I think for some reason computer programming is often miscategorized as a discipline to study or a class to take that’s only relevant for aspiring software engineers. I’ve often heard the argument of “Why would I need to learn to program computers? I’m not going into that field, and besides, I know how to use computers just fine.” This misses the point.
We don’t expect that every student who takes a chemistry course becomes a chemist or that every high school foreign language class is going to produce a group of comparative lit. majors. Yet we value these disciplines as part of a broad and well-rounded education. I’d go so far as to say that basic programming skills are even more valuable and more broadly applicable than many of the other skills and classes we routinely demand of high school students, yet we don’t treat them as such.

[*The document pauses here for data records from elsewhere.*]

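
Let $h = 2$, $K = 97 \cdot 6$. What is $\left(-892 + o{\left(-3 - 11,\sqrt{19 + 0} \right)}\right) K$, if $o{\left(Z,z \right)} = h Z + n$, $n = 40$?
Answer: $-512160$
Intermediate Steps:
$K = 582$
$o{\left(Z,z \right)} = 40 + 2 Z$ ($o{\left(Z,z \right)} = 2 Z + 40 = 40 + 2 Z$)
$\left(-892 + o{\left(-3 - 11,\sqrt{19 + 0} \right)}\right) K = \left(-892 + \left(40 + 2 \left(-3 - 11\right)\right)\right) 582 = \left(-892 + \left(40 + 2 \left(-14\right)\right)\right) 582 = \left(-892 + \left(40 - 28\right)\right) 582 = \left(-892 + 12\right) 582 = \left(-880\right) 582 = -512160$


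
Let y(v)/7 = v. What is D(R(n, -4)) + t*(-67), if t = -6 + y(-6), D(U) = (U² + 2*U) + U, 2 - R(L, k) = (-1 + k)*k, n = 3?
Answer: 3486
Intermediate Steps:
R(L, k) = 2 - k*(-1 + k) (R(L, k) = 2 - (-1 + k)*k = 2 - k*(-1 + k))
y(v) = 7*v
D(U) = U² + 3*U
t = -48 (t = -6 + 7*(-6) = -6 - 42 = -48)
D(R(n, -4)) + t*(-67) = (2 - 4 - 1*(-4)²)*(3 + (2 - 4 - 1*(-4)²)) - 48*(-67) = (2 - 4 - 1*16)*(3 + (2 - 4 - 1*16)) + 3216 = (2 - 4 - 16)*(3 + (2 - 4 - 16)) + 3216 = -18*(3 - 18) + 3216 = -18*(-15) + 3216 = 270 + 3216 = 3486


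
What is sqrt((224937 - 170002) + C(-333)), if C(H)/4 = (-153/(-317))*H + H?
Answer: sqrt(5321908535)/317 ≈ 230.13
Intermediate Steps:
C(H) = 1880*H/317 (C(H) = 4*((-153/(-317))*H + H) = 4*((-153*(-1/317))*H + H) = 4*(153*H/317 + H) = 4*(470*H/317) = 1880*H/317)
sqrt((224937 - 170002) + C(-333)) = sqrt((224937 - 170002) + (1880/317)*(-333)) = sqrt(54935 - 626040/317) = sqrt(16788355/317) = sqrt(5321908535)/317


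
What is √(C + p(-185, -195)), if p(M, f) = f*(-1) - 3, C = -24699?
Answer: 3*I*√2723 ≈ 156.55*I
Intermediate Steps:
p(M, f) = -3 - f (p(M, f) = -f - 3 = -3 - f)
√(C + p(-185, -195)) = √(-24699 + (-3 - 1*(-195))) = √(-24699 + (-3 + 195)) = √(-24699 + 192) = √(-24507) = 3*I*√2723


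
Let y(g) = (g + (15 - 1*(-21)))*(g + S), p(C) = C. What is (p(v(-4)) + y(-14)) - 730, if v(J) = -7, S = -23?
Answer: -1551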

Teaching you How to Think and Problem-Solve
Computer programming teaches structured thinking and an approach to problem solving that’s incredibly valuable in many situations. Programming in high level languages generally requires you to think about breaking tasks down into discreet & sequential sub-tasks, which is a great way to solve complex problems in many other disciplines. Programming challenges you to think about developing solutions which are general and flexible rather than overly-specific and limited. It encourages you to look at the big picture and solve the main problem, but also consider all the exceptional and outlying cases. And it demands that you be precise: there’s a real sense of accomplishment in fixing all those syntax errors until a program actually runs and does what it’s meant to do.
In college I continued my interest in computers, majoring in Electrical Engineering with a Computer Science specialty. For a while I actually did think I would become a practicing engineer, but after interning for a couple of big companies I decided otherwise, and instead took a meandering route through strategy consulting and marketing. So was my expensive degree a waste? Hardly. Even if I hadn’t ended up in online marketing, my CS background helped me in many ways and nearly every day throughout my career to date.

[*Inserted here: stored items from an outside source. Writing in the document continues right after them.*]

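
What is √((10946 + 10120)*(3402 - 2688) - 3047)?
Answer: √15038077 ≈ 3877.9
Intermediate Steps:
√((10946 + 10120)*(3402 - 2688) - 3047) = √(21066*714 - 3047) = √(15041124 - 3047) = √15038077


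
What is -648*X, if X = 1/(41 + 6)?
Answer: -648/47 ≈ -13.787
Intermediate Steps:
X = 1/47 ≈ 0.021277
-648*X = -648*1/47 = -648/47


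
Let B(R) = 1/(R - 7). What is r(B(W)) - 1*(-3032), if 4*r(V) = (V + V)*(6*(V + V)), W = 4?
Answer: 9098/3 ≈ 3032.7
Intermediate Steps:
B(R) = 1/(-7 + R)
r(V) = 6*V² (r(V) = ((V + V)*(6*(V + V)))/4 = ((2*V)*(6*(2*V)))/4 = ((2*V)*(12*V))/4 = (24*V²)/4 = 6*V²)
r(B(W)) - 1*(-3032) = 6*(1/(-7 + 4))² - 1*(-3032) = 6*(1/(-3))² + 3032 = 6*(-⅓)² + 3032 = 6*(⅑) + 3032 = ⅔ + 3032 = 9098/3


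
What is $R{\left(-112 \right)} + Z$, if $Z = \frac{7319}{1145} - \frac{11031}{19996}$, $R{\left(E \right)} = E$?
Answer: $- \frac{2430566811}{22895420} \approx -106.16$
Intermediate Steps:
$Z = \frac{133720229}{22895420}$ ($Z = 7319 \cdot \frac{1}{1145} - \frac{11031}{19996} = \frac{7319}{1145} - \frac{11031}{19996} = \frac{133720229}{22895420} \approx 5.8405$)
$R{\left(-112 \right)} + Z = -112 + \frac{133720229}{22895420} = - \frac{2430566811}{22895420}$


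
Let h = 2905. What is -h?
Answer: -2905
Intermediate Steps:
-h = -1*2905 = -2905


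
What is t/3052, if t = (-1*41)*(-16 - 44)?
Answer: 615/763 ≈ 0.80603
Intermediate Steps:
t = 2460 (t = -41*(-60) = 2460)
t/3052 = 2460/3052 = 2460*(1/3052) = 615/763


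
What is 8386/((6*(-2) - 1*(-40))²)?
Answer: 599/56 ≈ 10.696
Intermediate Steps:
8386/((6*(-2) - 1*(-40))²) = 8386/((-12 + 40)²) = 8386/(28²) = 8386/784 = 8386*(1/784) = 599/56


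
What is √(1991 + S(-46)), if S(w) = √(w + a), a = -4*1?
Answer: √(1991 + 5*I*√2) ≈ 44.621 + 0.07924*I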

Teaching Powerpoint Skills Is Not a Substitute
I think it’s great that kids are being exposed earlier and earlier these days to technology in general and computers in particular. What I question though is the heavy emphasis we place on teaching kids and adolescents basic computer application usage rather than programming for critical thinking development. Teaching middle school students to use Microsoft Office apps actually will (it pains me to say) make their potential desk jobs easier (and will certainly make Microsoft happy). But in many ways teaching apps is passive and overly-directed learning, along the lines of: “Operate this program under its existing constraints, learn its features, produce what it’s capable of producing.” Replace “program” in that previous sentence with “machine press” or “lathe” and you see how much this actually sounds more like teaching a trade. There’s a reason they’re called “Applications” and this is no substitute for the critical thinking skills developed by learning real programming.
More and more high schools are offering a variety of computer science electives these days. That’s great, but in my opinion it doesn’t go far enough, because for many students it’s not obvious what benefits these classes would bring them. Requiring high school students to take a basic programming class would equip graduates with important critical thinking skills that can greatly benefit them no matter what they ultimately pursue down the road.

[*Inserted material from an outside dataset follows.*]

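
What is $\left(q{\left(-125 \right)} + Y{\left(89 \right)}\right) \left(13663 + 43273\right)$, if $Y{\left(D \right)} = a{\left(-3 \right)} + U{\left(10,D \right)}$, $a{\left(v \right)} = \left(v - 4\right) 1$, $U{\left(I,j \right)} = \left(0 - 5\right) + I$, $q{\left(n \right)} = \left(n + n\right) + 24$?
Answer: $-12981408$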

Steve & Steve (and mom and dad) gave me the tools to program 30 years ago.
I can hear your Dad laughing right now!
I’m glad I saved those books for you.
Strongly agreed. Great analogy to Chemistry.
Awesome article. I’m actually going to cite this article for an Intro to Programming class I’m taking in college. I totally agree with your assertion and only wish that Computer Programming had even been offered as an elective in my high school period (I’m only 21, so this wasn’t so long ago).